Solomon warned of sinners who would entice you (Prov. 1:10), and among other things he spoke of their feet. “My son, walk not thou in the way with them; refrain thy foot from their path: For their feet run to evil, and make haste to shed blood” (Prov. 1:15-16). It is obvious from the Scriptures that our feet can be “swift to running to mischief,” resulting in sin, or they can be used to “walk in the light as He is in the light” (I John 1:7). The psalmist prayed, “For thou hast delivered my soul from death: wilt not thou deliver my feet from falling, that I may walk before God in the light of the living?” (Psalm 56:13). It is also clear that man’s choice is involved in deciding which way his feet will walk. Again, the psalmist tells us, “I have refrained my feet from every evil way, that I might keep thy word” (Psalm 119:101). Let each of us guard our feet and train them to follow God’s “lamp, and light to our path.”
The sixth one, “a false witness that speaks lies” is related to “a lying tongue.” (See previous bulletin article on this.) However, “a false witness that speaks lies” identifies one who, even on his oath before a court of justice, tells anything but the truth.
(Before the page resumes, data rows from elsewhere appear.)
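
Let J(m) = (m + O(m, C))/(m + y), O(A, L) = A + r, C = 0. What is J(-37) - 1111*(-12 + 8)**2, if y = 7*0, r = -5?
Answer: -657633/37 ≈ -17774.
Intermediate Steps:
O(A, L) = -5 + A (O(A, L) = A - 5 = -5 + A)
y = 0
J(m) = (-5 + 2*m)/m (J(m) = (m + (-5 + m))/(m + 0) = (-5 + 2*m)/m)
J(-37) - 1111*(-12 + 8)**2 = (2 - 5/(-37)) - 1111*(-12 + 8)**2 = (2 - 5*(-1/37)) - 1111*(-4)**2 = (2 + 5/37) - 1111*16 = 79/37 - 17776 = -657633/37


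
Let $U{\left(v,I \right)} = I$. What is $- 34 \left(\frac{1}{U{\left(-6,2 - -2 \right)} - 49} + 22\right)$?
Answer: $- \frac{33626}{45} \approx -747.24$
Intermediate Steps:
$- 34 \left(\frac{1}{U{\left(-6,2 - -2 \right)} - 49} + 22\right) = - 34 \left(\frac{1}{\left(2 - -2\right) - 49} + 22\right) = - 34 \left(\frac{1}{\left(2 + 2\right) - 49} + 22\right) = - 34 \left(\frac{1}{4 - 49} + 22\right) = - 34 \left(\frac{1}{-45} + 22\right) = - 34 \left(- \frac{1}{45} + 22\right) = \left(-34\right) \frac{989}{45} = - \frac{33626}{45}$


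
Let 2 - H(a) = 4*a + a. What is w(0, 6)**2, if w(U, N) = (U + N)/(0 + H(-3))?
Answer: 36/289 ≈ 0.12457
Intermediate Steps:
H(a) = 2 - 5*a (H(a) = 2 - (4*a + a) = 2 - 5*a)
w(U, N) = N/17 + U/17 (w(U, N) = (U + N)/(0 + (2 - 5*(-3))) = (N + U)/(0 + (2 + 15)) = (N + U)/(0 + 17) = (N + U)/17 = (N + U)*(1/17) = N/17 + U/17)
w(0, 6)**2 = ((1/17)*6 + (1/17)*0)**2 = (6/17 + 0)**2 = (6/17)**2 = 36/289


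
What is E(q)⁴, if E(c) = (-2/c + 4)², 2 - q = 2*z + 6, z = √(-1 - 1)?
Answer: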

One of the most disgusting and detestable things a man can do, in my judgment, is refuse to speak truth. When a man can look you in the eye, and speak a lie, even when the truth would be easier, it speaks volumes about his character. When you add to that the idea of not only speaking lies but doing so under oath, it intensifies the guilt.
Every child of God is charged, “Wherefore putting away lying, speak every man truth with his neighbour: for we are members one of another” (Eph. 4:25).